TV production is up more than 33 percent in Los Angeles over the second quarter of last year. The numbers seem to be a bright spot in what has been a dismal run of statistics for southern California’s entertainment industry. But officials with FilmL.A., a not-for-profit that tracks production figures through permitting for local productions, immediately tampered down expectations.
“Today’s report illustrates the challenges we sometimes face in interpreting film industry data, Paul Audley, president of FilmL.A., said in a statement. “It’s crucial that observers understand the losses the region has already suffered, so as to view reported short-term gains with the proper perspective.”
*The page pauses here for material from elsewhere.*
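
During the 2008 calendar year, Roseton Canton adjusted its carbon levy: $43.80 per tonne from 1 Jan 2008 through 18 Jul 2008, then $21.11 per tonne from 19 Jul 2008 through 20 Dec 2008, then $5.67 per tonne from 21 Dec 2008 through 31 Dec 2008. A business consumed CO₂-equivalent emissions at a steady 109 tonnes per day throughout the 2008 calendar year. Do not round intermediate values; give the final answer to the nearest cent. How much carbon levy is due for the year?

$1318291.78

1 Jan – 18 Jul 2008: 200 days × 109 tonnes/day = 21,800 tonnes at $43.80/tonne → $954840.00
19 Jul – 20 Dec 2008: 155 days × 109 tonnes/day = 16,895 tonnes at $21.11/tonne → $356653.45
21 Dec – 31 Dec 2008: 11 days × 109 tonnes/day = 1,199 tonnes at $5.67/tonne → $6798.33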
Part of the reason for the quarter-over-quarter increase was that TV production was delayed in the first quarter. Moreover, the FilmL.A. report states, “it seems more local crews are working to support the early summer premiere of new and returning shows.” These factors helped push second quarter permitted production days (PPD) to 5,761 — a 33.7 percent increase over 2013.
Nearly all TV categories were up: TV Drama (up 58.6 percent to 1,191 PPD), TV Reality (up 64.1 percent to 2,550 PPD), TV Sitcom (up 5.5 percent to 402 PPD) and Web-Based TV (up 3.4 percent to 379 PPD).
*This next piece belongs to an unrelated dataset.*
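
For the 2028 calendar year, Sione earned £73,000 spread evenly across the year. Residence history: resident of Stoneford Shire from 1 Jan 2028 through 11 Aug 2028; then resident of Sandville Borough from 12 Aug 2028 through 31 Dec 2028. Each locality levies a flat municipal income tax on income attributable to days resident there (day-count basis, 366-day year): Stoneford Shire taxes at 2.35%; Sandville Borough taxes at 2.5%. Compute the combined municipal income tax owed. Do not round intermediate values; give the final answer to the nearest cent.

Stoneford Shire, 1 Jan – 11 Aug 2028: 224 days → £73,000 × 2.35% × 224/366 = £1,049.9235
Sandville Borough, 12 Aug – 31 Dec 2028: 142 days → £73,000 × 2.5% × 142/366 = £708.0601
Total = £1,757.9836

£1,757.98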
Two categories were down. TV Pilot production declined 26.6 percent to 282 PPD, and feature production declined 5.3 percent last quarter to 1,665 PPD.
Audley reiterated his group’s support for an augmentation of the California Film & Television Tax Credit Program.
“History teaches us how quickly apparent gains in local production can be swept away,” Audley stated. “Strengthening the programs that make California competitive and attractive for filming is essential to our state’s long-term prosperity.”